Originally, the PageRank algorithm was used to rank Web pages for Web search indexing. The computation was based on the idea of a "random surfer" who randomly clicks on links. The PageRank score of a page is proportional to the probability that the random surfer will land on that page.

Formally, the PageRank centralities of nodes in a graph are defined as follows. Let \(S\) be a nonempty set of source nodes chosen by the user; by default, \(S\) consists of all nodes of the graph. Consider a random walk which starts at a node of \(S\) selected uniformly at random, and at each step does one of these actions:

If the current node has at least one outgoing edge with positive weight, do one of two actions:
- With probability \(\gamma\), select one of those outgoing edges and traverse it (that is, move to the other endpoint of the selected edge). The outgoing edge to be traversed is selected at random; for each of the candidate outgoing edges, its probability of being selected is proportional to its weight.
- With probability \(1 - \gamma\), move to one of the nodes in \(S\), which the algorithm chooses uniformly at random.
Otherwise (that is, if all outgoing edges of the current node have weight zero): move to one of the nodes in \(S\), which the algorithm chooses uniformly at random.

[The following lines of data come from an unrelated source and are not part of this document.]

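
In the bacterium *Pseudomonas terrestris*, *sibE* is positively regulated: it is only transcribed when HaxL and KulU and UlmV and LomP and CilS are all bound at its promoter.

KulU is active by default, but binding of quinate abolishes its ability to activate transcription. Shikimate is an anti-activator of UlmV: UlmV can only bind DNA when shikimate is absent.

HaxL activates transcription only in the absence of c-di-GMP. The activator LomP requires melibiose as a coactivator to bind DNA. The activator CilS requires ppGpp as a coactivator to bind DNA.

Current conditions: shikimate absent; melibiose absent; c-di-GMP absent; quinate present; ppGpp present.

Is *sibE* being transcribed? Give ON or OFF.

OFF

c-di-GMP is absent, so HaxL is active.
Quinate is present, so KulU is inactive.
Shikimate is absent, so UlmV is active.
Melibiose is absent, so LomP is inactive.
ppGpp is present, so CilS is active.
Required activator KulU is absent, so *sibE* is not transcribed.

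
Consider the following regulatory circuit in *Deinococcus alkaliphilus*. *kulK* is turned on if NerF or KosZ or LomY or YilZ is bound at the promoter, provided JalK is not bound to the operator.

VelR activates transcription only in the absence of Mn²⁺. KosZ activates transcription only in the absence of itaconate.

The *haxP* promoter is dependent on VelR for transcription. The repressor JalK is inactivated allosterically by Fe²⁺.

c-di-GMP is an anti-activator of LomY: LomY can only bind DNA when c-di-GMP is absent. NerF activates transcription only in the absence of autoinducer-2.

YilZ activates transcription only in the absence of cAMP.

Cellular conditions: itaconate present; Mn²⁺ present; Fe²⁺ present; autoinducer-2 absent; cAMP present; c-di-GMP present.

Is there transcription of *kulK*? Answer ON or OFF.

ON

Fe²⁺ is present, so JalK is inactive.
Autoinducer-2 is absent, so NerF is active.
Itaconate is present, so KosZ is inactive.
c-di-GMP is present, so LomY is inactive.
cAMP is present, so YilZ is inactive.
Activator NerF is present, so *kulK* is transcribed.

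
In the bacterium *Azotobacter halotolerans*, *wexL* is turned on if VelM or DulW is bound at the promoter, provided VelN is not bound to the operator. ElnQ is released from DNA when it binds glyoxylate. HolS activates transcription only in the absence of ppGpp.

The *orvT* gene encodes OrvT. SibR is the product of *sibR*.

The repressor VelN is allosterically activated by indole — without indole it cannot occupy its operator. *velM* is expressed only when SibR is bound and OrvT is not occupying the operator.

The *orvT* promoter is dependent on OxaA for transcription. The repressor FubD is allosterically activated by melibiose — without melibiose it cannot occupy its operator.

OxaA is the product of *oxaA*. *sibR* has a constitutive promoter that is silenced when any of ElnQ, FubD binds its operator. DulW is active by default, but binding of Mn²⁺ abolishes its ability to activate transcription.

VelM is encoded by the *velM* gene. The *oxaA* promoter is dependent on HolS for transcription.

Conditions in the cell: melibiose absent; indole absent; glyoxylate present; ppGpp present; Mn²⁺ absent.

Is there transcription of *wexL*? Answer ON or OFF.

Indole is absent, so VelN is inactive.
Glyoxylate is present, so ElnQ is inactive.
Melibiose is absent, so FubD is inactive.
With no repressor bound, *sibR* is transcribed.
So SibR is produced and active.
ppGpp is present, so HolS is inactive.
Required activator HolS is absent, so *oxaA* is not transcribed.
So OxaA is not produced.
Required activator OxaA is absent, so *orvT* is not transcribed.
So OrvT is not produced.
No repressor is bound and SibR is active, so *velM* is transcribed.
So VelM is produced and active.
Mn²⁺ is absent, so DulW is active.
Activator VelM is present, so *wexL* is transcribed.

ON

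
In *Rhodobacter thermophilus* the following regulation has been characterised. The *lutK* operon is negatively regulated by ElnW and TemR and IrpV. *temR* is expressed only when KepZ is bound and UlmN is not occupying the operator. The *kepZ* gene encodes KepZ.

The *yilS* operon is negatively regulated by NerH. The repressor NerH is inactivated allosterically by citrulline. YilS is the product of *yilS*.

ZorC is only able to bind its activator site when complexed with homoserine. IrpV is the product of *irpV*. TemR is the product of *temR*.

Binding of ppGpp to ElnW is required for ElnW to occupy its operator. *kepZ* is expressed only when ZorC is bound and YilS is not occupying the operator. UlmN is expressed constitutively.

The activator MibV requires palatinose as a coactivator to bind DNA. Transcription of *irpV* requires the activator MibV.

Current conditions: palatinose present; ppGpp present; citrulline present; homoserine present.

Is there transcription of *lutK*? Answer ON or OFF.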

Here, \(\gamma \in [0, 1)\) is a parameter of the algorithm, called the damping factor. The (exact) PageRank centrality of a node is defined as the limit as \(s\) goes to infinity of the probability that such a random walk with \(s\) steps ends at that node. Note that the PageRank centrality is defined (and computed by the algorithm) for all nodes in the graph, not just those in the set \(S\) of source nodes.

Interface specifications

The following list summarizes the expectations on the graph passed as input to this algorithm. These expectations complement the ones listed in General assumptions on input graphs.

Directed graph (an undirected graph can be converted into a directed graph by replacing each undirected edge \(xy\) with two directed edges \(xy\) and \(yx\), both with the same weight as the original edge).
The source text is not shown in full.